Zayd Dohrn’s new drama looks at two very different Middle-Eastern immigrant families whose American-born children want to marry. There’s a problem

If you happen to be white, straight, male, and/or church-going, a trip to the theater these days can often turn into a masochistic endeavor. Every once in a while, however, a play from a subgenre pops up that can best be described as Minority Infighting. These plays have their unexpected pleasures, letting us know that, at heart, everyone has his or her issues with tolerance. Zayd Dohrn’s new play, “The Profane,” opening Sunday at Off Broadway’s Playwrights Horizons, looks at two very different Middle-Eastern immigrant families living in New York state.

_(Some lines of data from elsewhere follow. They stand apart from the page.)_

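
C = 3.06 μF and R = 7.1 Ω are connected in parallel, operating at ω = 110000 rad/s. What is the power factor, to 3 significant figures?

X_C = 1/(ωC) = 2.97 Ω
Parallel: admittances add. Y = 1/R + jωC
Y = (0.141 + j0.337) S
|Y| = 0.365 S → |Z| = 1/|Y| = 2.74 Ω, ∠Z = −∠Y = -67.3°
cos φ = cos(-67.3°) = 0.386

0.386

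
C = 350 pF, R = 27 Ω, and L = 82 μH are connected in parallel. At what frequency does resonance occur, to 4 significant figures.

939.5 kHz

ω₀ = 1/√(LC) = 1/√(8.2e-05 × 3.5e-10) = 5.903e+06 rad/s
f₀ = ω₀/(2π) = 939.5 kHz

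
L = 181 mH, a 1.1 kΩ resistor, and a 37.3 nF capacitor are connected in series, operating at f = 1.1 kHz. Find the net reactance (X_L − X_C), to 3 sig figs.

ω = 2πf = 6912 rad/s
X_L = ωL = 1250 Ω
X_C = 1/(ωC) = 3880 Ω
X = 1250 − 3880 = -2630 Ω

-2630 Ω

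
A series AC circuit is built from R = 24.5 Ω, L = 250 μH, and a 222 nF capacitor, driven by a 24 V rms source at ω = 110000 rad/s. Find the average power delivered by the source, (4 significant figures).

18.07 W

X_L = ωL = 27.50 Ω
X_C = 1/(ωC) = 40.95 Ω
Net reactance X = X_L − X_C = -13.45 Ω
Z = 24.50 − j13.45 Ω
|Z| = √(24.50² + 13.45²) = 27.95 Ω
∠Z = arctan(-13.45/24.50) = -28.77°
I = V/|Z| = 858.7 mA
P = VI cos φ = 24 × 0.8587 × cos(-28.77°) = 18.07 W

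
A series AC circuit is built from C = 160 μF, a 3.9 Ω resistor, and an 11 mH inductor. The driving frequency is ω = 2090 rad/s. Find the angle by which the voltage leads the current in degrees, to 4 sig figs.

X_L = ωL = 22.99 Ω
X_C = 1/(ωC) = 2.990 Ω
Net reactance X = X_L − X_C = 20.00 Ω
Z = 3.900 + j20.00 Ω
|Z| = √(3.900² + 20.00²) = 20.38 Ω
∠Z = arctan(20.00/3.900) = 78.97°

78.97°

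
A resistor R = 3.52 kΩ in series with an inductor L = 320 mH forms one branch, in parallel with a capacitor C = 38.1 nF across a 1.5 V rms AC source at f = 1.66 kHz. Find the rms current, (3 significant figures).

444 μA

ω = 2πf = 10430 rad/s
X_L = ωL = 3340 Ω
X_C = 1/(ωC) = 2520 Ω
Branch 1 (R+jX_L): Z₁ = 3520 + j3340 Ω, |Z₁| = 4850 Ω
Branch 2 (−jX_C): Z₂ = −j2520 Ω
Parallel: Z = Z₁Z₂/(Z₁+Z₂), |Z| = 3380 Ω, ∠Z = -59.7°
I = V/|Z| = 1.5/3380 = 444 μA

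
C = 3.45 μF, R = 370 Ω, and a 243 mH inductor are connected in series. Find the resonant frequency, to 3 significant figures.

ω₀ = 1/√(LC) = 1/√(0.243 × 3.45e-06) = 1092 rad/s
f₀ = ω₀/(2π) = 174 Hz

174 Hz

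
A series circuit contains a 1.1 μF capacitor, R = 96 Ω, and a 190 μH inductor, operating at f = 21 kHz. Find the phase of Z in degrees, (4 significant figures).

ω = 2πf = 131900 rad/s
X_L = ωL = 25.07 Ω
X_C = 1/(ωC) = 6.890 Ω
Net reactance X = X_L − X_C = 18.18 Ω
Z = 96.00 + j18.18 Ω
|Z| = √(96.00² + 18.18²) = 97.71 Ω
∠Z = arctan(18.18/96.00) = 10.72°

10.72°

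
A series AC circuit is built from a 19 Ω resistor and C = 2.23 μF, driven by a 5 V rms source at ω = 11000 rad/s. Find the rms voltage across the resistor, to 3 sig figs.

X_C = 1/(ωC) = 40.8 Ω
Z = 19.0 − j40.8 Ω
|Z| = √(19.0² + 40.8²) = 45.0 Ω
I = V/|Z| = 111 mA
V_R = I·|Z_R| = 0.111 × 19.0 = 2.11 V

2.11 V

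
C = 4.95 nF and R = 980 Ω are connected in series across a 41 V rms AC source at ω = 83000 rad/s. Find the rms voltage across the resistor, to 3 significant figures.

15.3 V

X_C = 1/(ωC) = 2430 Ω
Z = 980 − j2430 Ω
|Z| = √(980² + 2430²) = 2620 Ω
I = V/|Z| = 15.6 mA
V_R = I·|Z_R| = 0.0156 × 980 = 15.3 V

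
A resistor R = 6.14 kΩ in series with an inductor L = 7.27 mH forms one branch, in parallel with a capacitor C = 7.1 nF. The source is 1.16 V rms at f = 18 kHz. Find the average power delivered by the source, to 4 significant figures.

215.3 μW

ω = 2πf = 113100 rad/s
X_L = ωL = 822.2 Ω
X_C = 1/(ωC) = 1245 Ω
Branch 1 (R+jX_L): Z₁ = 6140 + j822.2 Ω, |Z₁| = 6195 Ω
Branch 2 (−jX_C): Z₂ = −j1245 Ω
Parallel: Z = Z₁Z₂/(Z₁+Z₂), |Z| = 1253 Ω, ∠Z = -78.43°
I = V/|Z| = 925.4 μA
P = VI cos φ = 1.16 × 0.0009254 × cos(-78.43°) = 215.3 μW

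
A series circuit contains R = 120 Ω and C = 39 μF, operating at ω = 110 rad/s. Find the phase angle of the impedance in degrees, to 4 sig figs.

X_C = 1/(ωC) = 233.1 Ω
Z = 120.0 − j233.1 Ω
|Z| = √(120.0² + 233.1²) = 262.2 Ω
∠Z = arctan(-233.1/120.0) = -62.76°

-62.76°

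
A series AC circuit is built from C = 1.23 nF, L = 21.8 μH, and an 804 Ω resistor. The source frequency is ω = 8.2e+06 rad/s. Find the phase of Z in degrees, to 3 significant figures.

X_L = ωL = 179 Ω
X_C = 1/(ωC) = 99.1 Ω
Net reactance X = X_L − X_C = 79.6 Ω
Z = 804 + j79.6 Ω
|Z| = √(804² + 79.6²) = 808 Ω
∠Z = arctan(79.6/804) = 5.66°

5.66°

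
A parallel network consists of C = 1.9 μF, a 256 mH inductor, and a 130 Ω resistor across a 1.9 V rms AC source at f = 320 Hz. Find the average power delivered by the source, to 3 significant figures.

ω = 2πf = 2011 rad/s
X_L = ωL = 515 Ω
X_C = 1/(ωC) = 262 Ω
Parallel: admittances add. Y = 1/R + 1/(jωL) + jωC
Y = (0.00769 + j0.00188) S
|Y| = 0.00792 S → |Z| = 1/|Y| = 126 Ω, ∠Z = −∠Y = -13.7°
I = V/|Z| = 15.0 mA
P = VI cos φ = 1.9 × 0.0150 × cos(-13.7°) = 27.8 mW

27.8 mW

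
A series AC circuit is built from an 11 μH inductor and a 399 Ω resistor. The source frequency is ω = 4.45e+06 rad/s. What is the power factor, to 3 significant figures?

X_L = ωL = 48.9 Ω
Z = 399 + j48.9 Ω
|Z| = √(399² + 48.9²) = 402 Ω
∠Z = arctan(48.9/399) = 6.99°
cos φ = cos(6.99°) = 0.993

0.993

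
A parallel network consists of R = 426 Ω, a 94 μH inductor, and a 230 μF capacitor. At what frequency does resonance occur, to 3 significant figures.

ω₀ = 1/√(LC) = 1/√(9.4e-05 × 0.00023) = 6801 rad/s
f₀ = ω₀/(2π) = 1.08 kHz

1.08 kHz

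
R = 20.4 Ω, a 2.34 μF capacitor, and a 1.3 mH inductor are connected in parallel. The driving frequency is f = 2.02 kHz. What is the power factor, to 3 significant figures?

0.846

ω = 2πf = 12690 rad/s
X_L = ωL = 16.5 Ω
X_C = 1/(ωC) = 33.7 Ω
Parallel: admittances add. Y = 1/R + 1/(jωL) + jωC
Y = (0.0490 − j0.0309) S
|Y| = 0.0580 S → |Z| = 1/|Y| = 17.3 Ω, ∠Z = −∠Y = 32.2°
cos φ = cos(32.2°) = 0.846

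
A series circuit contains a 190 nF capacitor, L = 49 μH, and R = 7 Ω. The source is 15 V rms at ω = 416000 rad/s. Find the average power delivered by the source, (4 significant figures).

X_L = ωL = 20.38 Ω
X_C = 1/(ωC) = 12.65 Ω
Net reactance X = X_L − X_C = 7.732 Ω
Z = 7.000 + j7.732 Ω
|Z| = √(7.000² + 7.732²) = 10.43 Ω
∠Z = arctan(7.732/7.000) = 47.85°
I = V/|Z| = 1.438 A
P = VI cos φ = 15 × 1.438 × cos(47.85°) = 14.48 W

14.48 W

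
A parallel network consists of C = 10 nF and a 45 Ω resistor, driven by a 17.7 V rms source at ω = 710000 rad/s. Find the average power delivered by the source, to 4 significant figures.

X_C = 1/(ωC) = 140.8 Ω
Parallel: admittances add. Y = 1/R + jωC
Y = (0.02222 + j0.007100) S
|Y| = 0.02333 S → |Z| = 1/|Y| = 42.87 Ω, ∠Z = −∠Y = -17.72°
I = V/|Z| = 412.9 mA
P = VI cos φ = 17.7 × 0.4129 × cos(-17.72°) = 6.962 W

6.962 W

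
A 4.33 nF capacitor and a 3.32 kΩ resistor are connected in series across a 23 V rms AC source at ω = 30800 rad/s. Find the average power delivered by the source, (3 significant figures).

26.1 mW

X_C = 1/(ωC) = 7500 Ω
Z = 3320 − j7500 Ω
|Z| = √(3320² + 7500²) = 8200 Ω
∠Z = arctan(-7500/3320) = -66.1°
I = V/|Z| = 2.80 mA
P = VI cos φ = 23 × 0.00280 × cos(-66.1°) = 26.1 mW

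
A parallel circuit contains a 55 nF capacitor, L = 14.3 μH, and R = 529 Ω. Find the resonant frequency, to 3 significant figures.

ω₀ = 1/√(LC) = 1/√(1.43e-05 × 5.5e-08) = 1.128e+06 rad/s
f₀ = ω₀/(2π) = 179 kHz

179 kHz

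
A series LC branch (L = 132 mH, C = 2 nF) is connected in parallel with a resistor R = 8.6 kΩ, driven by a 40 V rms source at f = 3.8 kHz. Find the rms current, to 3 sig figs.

5.17 mA

ω = 2πf = 23880 rad/s
X_L = ωL = 3150 Ω
X_C = 1/(ωC) = 20900 Ω
Branch 1: Z₁ = R = 8600 Ω
Branch 2 (series LC): Z₂ = j(X_L − X_C) = −j17800 Ω
Parallel: Z = Z₁Z₂/(Z₁+Z₂), |Z| = 7740 Ω, ∠Z = -25.8°
I = V/|Z| = 40/7740 = 5.17 mA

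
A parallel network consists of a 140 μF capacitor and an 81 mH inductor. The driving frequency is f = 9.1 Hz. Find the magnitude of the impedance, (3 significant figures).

4.81 Ω

ω = 2πf = 57.18 rad/s
X_L = ωL = 4.63 Ω
X_C = 1/(ωC) = 125 Ω
Parallel: admittances add. Y = 1/(jωL) + jωC
Y = (0 − j0.208) S
|Y| = 0.208 S → |Z| = 1/|Y| = 4.81 Ω, ∠Z = −∠Y = 90.0°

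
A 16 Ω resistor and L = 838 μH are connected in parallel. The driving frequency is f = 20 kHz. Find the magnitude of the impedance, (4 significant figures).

ω = 2πf = 125700 rad/s
X_L = ωL = 105.3 Ω
Parallel: admittances add. Y = 1/R + 1/(jωL)
Y = (0.06250 − j0.009496) S
|Y| = 0.06322 S → |Z| = 1/|Y| = 15.82 Ω, ∠Z = −∠Y = 8.639°

15.82 Ω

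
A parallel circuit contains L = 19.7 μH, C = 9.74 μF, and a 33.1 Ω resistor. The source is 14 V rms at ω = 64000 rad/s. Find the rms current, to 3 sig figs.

X_L = ωL = 1.26 Ω
X_C = 1/(ωC) = 1.60 Ω
Parallel: admittances add. Y = 1/R + 1/(jωL) + jωC
Y = (0.0302 − j0.170) S
|Y| = 0.172 S → |Z| = 1/|Y| = 5.80 Ω, ∠Z = −∠Y = 79.9°
I = V/|Z| = 14/5.80 = 2.41 A

2.41 A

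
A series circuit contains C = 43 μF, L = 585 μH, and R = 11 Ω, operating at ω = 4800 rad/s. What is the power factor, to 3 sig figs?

X_L = ωL = 2.81 Ω
X_C = 1/(ωC) = 4.84 Ω
Net reactance X = X_L − X_C = -2.04 Ω
Z = 11.0 − j2.04 Ω
|Z| = √(11.0² + 2.04²) = 11.2 Ω
∠Z = arctan(-2.04/11.0) = -10.5°
cos φ = cos(-10.5°) = 0.983

0.983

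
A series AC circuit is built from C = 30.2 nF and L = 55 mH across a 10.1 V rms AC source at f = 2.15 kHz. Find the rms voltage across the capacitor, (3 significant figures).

ω = 2πf = 13510 rad/s
X_L = ωL = 743 Ω
X_C = 1/(ωC) = 2450 Ω
Net reactance X = X_L − X_C = -1710 Ω
Z = − j1710 Ω
|Z| = √(0² + 1710²) = 1710 Ω
I = V/|Z| = 5.91 mA
V_C = I·|Z_C| = 0.00591 × 2450 = 14.5 V

14.5 V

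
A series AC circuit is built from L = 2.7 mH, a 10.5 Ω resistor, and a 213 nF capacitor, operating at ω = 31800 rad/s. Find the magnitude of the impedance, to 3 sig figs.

62.7 Ω

X_L = ωL = 85.9 Ω
X_C = 1/(ωC) = 148 Ω
Net reactance X = X_L − X_C = -61.8 Ω
Z = 10.5 − j61.8 Ω
|Z| = √(10.5² + 61.8²) = 62.7 Ω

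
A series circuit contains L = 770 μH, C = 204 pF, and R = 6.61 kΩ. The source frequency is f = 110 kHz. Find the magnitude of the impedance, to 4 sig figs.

ω = 2πf = 691200 rad/s
X_L = ωL = 532.2 Ω
X_C = 1/(ωC) = 7092 Ω
Net reactance X = X_L − X_C = -6560 Ω
Z = 6610 − j6560 Ω
|Z| = √(6610² + 6560²) = 9313 Ω

9313 Ω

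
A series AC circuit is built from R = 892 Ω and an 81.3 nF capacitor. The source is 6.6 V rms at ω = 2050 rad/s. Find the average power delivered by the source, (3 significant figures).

1.06 mW

X_C = 1/(ωC) = 6000 Ω
Z = 892 − j6000 Ω
|Z| = √(892² + 6000²) = 6070 Ω
∠Z = arctan(-6000/892) = -81.5°
I = V/|Z| = 1.09 mA
P = VI cos φ = 6.6 × 0.00109 × cos(-81.5°) = 1.06 mW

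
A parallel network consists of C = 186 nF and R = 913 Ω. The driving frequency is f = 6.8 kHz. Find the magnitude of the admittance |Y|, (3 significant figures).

ω = 2πf = 42730 rad/s
X_C = 1/(ωC) = 126 Ω
Parallel: admittances add. Y = 1/R + jωC
Y = (0.00110 + j0.00795) S
|Y| = 0.00802 S → |Z| = 1/|Y| = 125 Ω, ∠Z = −∠Y = -82.2°

8.02 mS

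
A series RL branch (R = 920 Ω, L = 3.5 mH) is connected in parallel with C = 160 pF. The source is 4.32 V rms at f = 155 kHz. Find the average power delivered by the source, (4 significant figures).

ω = 2πf = 973900 rad/s
X_L = ωL = 3409 Ω
X_C = 1/(ωC) = 6418 Ω
Branch 1 (R+jX_L): Z₁ = 920.0 + j3409 Ω, |Z₁| = 3531 Ω
Branch 2 (−jX_C): Z₂ = −j6418 Ω
Parallel: Z = Z₁Z₂/(Z₁+Z₂), |Z| = 7201 Ω, ∠Z = 57.89°
I = V/|Z| = 599.9 μA
P = VI cos φ = 4.32 × 0.0005999 × cos(57.89°) = 1.377 mW

1.377 mW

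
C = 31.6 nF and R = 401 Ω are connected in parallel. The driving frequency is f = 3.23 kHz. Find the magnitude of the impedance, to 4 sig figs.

ω = 2πf = 20290 rad/s
X_C = 1/(ωC) = 1559 Ω
Parallel: admittances add. Y = 1/R + jωC
Y = (0.002494 + j0.0006413) S
|Y| = 0.002575 S → |Z| = 1/|Y| = 388.4 Ω, ∠Z = −∠Y = -14.42°

388.4 Ω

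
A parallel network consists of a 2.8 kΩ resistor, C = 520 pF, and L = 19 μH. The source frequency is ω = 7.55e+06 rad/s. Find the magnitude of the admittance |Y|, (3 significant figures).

3.07 mS

X_L = ωL = 143 Ω
X_C = 1/(ωC) = 255 Ω
Parallel: admittances add. Y = 1/R + 1/(jωL) + jωC
Y = (0.000357 − j0.00305) S
|Y| = 0.00307 S → |Z| = 1/|Y| = 326 Ω, ∠Z = −∠Y = 83.3°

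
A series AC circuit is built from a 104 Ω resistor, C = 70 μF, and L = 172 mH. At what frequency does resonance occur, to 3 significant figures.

45.9 Hz

ω₀ = 1/√(LC) = 1/√(0.172 × 7e-05) = 288.2 rad/s
f₀ = ω₀/(2π) = 45.9 Hz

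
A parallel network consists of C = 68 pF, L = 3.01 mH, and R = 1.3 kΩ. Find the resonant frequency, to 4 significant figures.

ω₀ = 1/√(LC) = 1/√(0.00301 × 6.8e-11) = 2.21e+06 rad/s
f₀ = ω₀/(2π) = 351.8 kHz

351.8 kHz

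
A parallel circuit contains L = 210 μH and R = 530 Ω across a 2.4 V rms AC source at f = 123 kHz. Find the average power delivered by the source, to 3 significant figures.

ω = 2πf = 772800 rad/s
X_L = ωL = 162 Ω
Parallel: admittances add. Y = 1/R + 1/(jωL)
Y = (0.00189 − j0.00616) S
|Y| = 0.00644 S → |Z| = 1/|Y| = 155 Ω, ∠Z = −∠Y = 73.0°
I = V/|Z| = 15.5 mA
P = VI cos φ = 2.4 × 0.0155 × cos(73.0°) = 10.9 mW

10.9 mW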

Born in the United States, Emina Almedin (Tala Ashe) and Sam Osman (Babak Tafti) met in college, fell in love, and now want to marry, with the blessings of their respective parents. Emina’s parents, Raif (Ali Reza Farahnakian) and Naja (Heather Raffo), gave up the Muslim faith sometime before immigrating to America. They live in a book-filled apartment in Manhattan; he’s a successful novelist, she performed as a dancer at Lincoln Center. The father pretty much freaks out when, meeting Sam for the first time, the young man refuses his offer of an alcoholic beverage. Sam’s a fundamentalist, and Raif has no interest in his daughter entering that world.

In his first act, Dohrn cleverly lets on that Sam has a secret. He has told Emina his secret, but he doesn’t tell us. Quite often that’s a danger sign. We’re being asked to follow the story, not because it’s of interest but to have some secret revealed.

Following the first act of “The Profane” is also something of a trial because there’s almost no subtext. Obviously there are simmering conflicts between husband and wife, between Emina and her sister, Aisa (Francis Benhamou), but these issues become full blown almost as soon as they are introduced.

Spilled coffee, for example, tells us everything we need to know about the state of the Almedin marriage. Also, many of the performances are pitched too high, as if to compensate for the flatness of the language. It’s not that the Almedins don’t speak like a typical family; it’s just that it’s speech you wouldn’t care to listen to outside your own family.

Act 2 improves because Dohrn introduces Sam’s father, Peter (Ramsey Faragallah). He’s ebullient to the point of overcompensation. What he’s trying to offset or cover up in his White Plains home we can only guess at — this ambiguity is one of the production’s true pleasures — and Faragallah’s expert impersonation of an Arab Rob Reiner is its other reward.

Dohrn’s second act is short, and considering that it reveals the Big Secret, far too much stage time is spent with Peter trying to allay the fears of his wife, Carmen (Lanna Joffrey), and being the gracious host to his prospective in-laws.

Sam’s secret indeed is a humdinger, but after the long build-up its discovery, flare-up, and resolution is so hastily dispatched that it turns risible.

Here and elsewhere in “The Profane” Dohrn shows little ability to gently introduce a conflict, let it simmer, and then delay its climax and resolution. Director Kip Fagan’s shares that penchant for instant gratification. Repeatedly, his actors telegraph and then pounce on the big moment.